I went on a trip with her a few years ago to Sedona. I’d
begun to heal some of my own self-destructive patterns, and this was one of the
first times she and I were getting to spend any significant time together. It
didn’t go well.
Diagnosed, and newly (doctor prescribed) medicated as she
now was, she is/was still my mom. Even today, even though the swings have
lessened, the grooves in the thought patterns and behaviors are still there,
engrained over a lifetime, and I'll suddenly find myself talking to a weepy child where a minute before stood a fierce New Yorker. But, in Sedona, we decided to do one of those Pink
Jeep tours, where they take you out in a jeep into the gorgeous red rock
landscape.
My mom had to be the entertainment. There were maybe 6 of us
in the back of the jeep, and as my mom continued to make herself more and more
“heard” and “seen” by this group of strangers, as she put on her mask of entertainer
– witty, loud, invasive – I began to feel myself shrinking in her wake. I began
to notice that I was doing what I’d always done, and detach from the dramatic
entrance of my mom’s persona. I didn’t like it.
I didn’t like that I was reacting that way, and so instead,
I began to get sullen and angry. She
picked up on the anger. And she couldn’t understand why – she’d been being who
she’d always been, acting (double meaning intended) as she always had, why was
I mad with her?
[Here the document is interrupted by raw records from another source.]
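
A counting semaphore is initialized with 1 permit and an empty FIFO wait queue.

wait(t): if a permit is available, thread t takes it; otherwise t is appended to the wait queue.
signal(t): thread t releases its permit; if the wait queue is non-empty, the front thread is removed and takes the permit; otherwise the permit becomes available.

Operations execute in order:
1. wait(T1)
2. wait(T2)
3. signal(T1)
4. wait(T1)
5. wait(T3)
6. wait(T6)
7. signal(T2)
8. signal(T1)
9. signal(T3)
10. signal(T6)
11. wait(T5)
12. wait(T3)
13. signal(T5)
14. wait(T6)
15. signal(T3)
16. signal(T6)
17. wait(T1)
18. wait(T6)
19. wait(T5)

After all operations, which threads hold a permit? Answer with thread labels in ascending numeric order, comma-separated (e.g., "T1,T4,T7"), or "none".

Step 1: wait(T1) -> count=0 queue=[] holders={T1}
Step 2: wait(T2) -> count=0 queue=[T2] holders={T1}
Step 3: signal(T1) -> count=0 queue=[] holders={T2}
Step 4: wait(T1) -> count=0 queue=[T1] holders={T2}
Step 5: wait(T3) -> count=0 queue=[T1,T3] holders={T2}
Step 6: wait(T6) -> count=0 queue=[T1,T3,T6] holders={T2}
Step 7: signal(T2) -> count=0 queue=[T3,T6] holders={T1}
Step 8: signal(T1) -> count=0 queue=[T6] holders={T3}
Step 9: signal(T3) -> count=0 queue=[] holders={T6}
Step 10: signal(T6) -> count=1 queue=[] holders={none}
Step 11: wait(T5) -> count=0 queue=[] holders={T5}
Step 12: wait(T3) -> count=0 queue=[T3] holders={T5}
Step 13: signal(T5) -> count=0 queue=[] holders={T3}
Step 14: wait(T6) -> count=0 queue=[T6] holders={T3}
Step 15: signal(T3) -> count=0 queue=[] holders={T6}
Step 16: signal(T6) -> count=1 queue=[] holders={none}
Step 17: wait(T1) -> count=0 queue=[] holders={T1}
Step 18: wait(T6) -> count=0 queue=[T6] holders={T1}
Step 19: wait(T5) -> count=0 queue=[T6,T5] holders={T1}
Final holders: T1

Answer: T1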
I didn’t answer her. I didn’t know what was the “right” way to
answer that in my new recovery language – I simply said that it had more to do
with me than with her, and that was about it. She didn’t like this answer; I
knew it was true, but I didn’t like it either. We’re a “processy” – or we had
been – kind of pair. (She is a shrink, after all…) And I wasn’t going to or able to process this with her.
What is there to process? You’re not being the mom I want
you to be? You’re behaving so falsely, and invading these folks’ space? THIS
JEEP TOUR IS NOT ABOUT YOU?
No, I couldn’t say those things. There is and was the truth
that it does have more to do with me
than with her. How able I am to accept and love my mom as and who she is
without trying to change her. Without needing to be right. And without pitying her.
There is the truth that people are not projects, and that
she is not broken. There is also the magnanimous truth that my mother is also
brilliant, witty, stylish, and bold. Yes, she is also desperately scared of
everything, self-defeatest, and paralytically despairing. She is all of these
things. (She’s also a Gemini, if that helps.)
My mother is a human, with places she falls short of the
ideal, like me, like you; places where she excels, like me, like you. And, in
the end, just wants to feel loved, and at peace. Like me. And like you.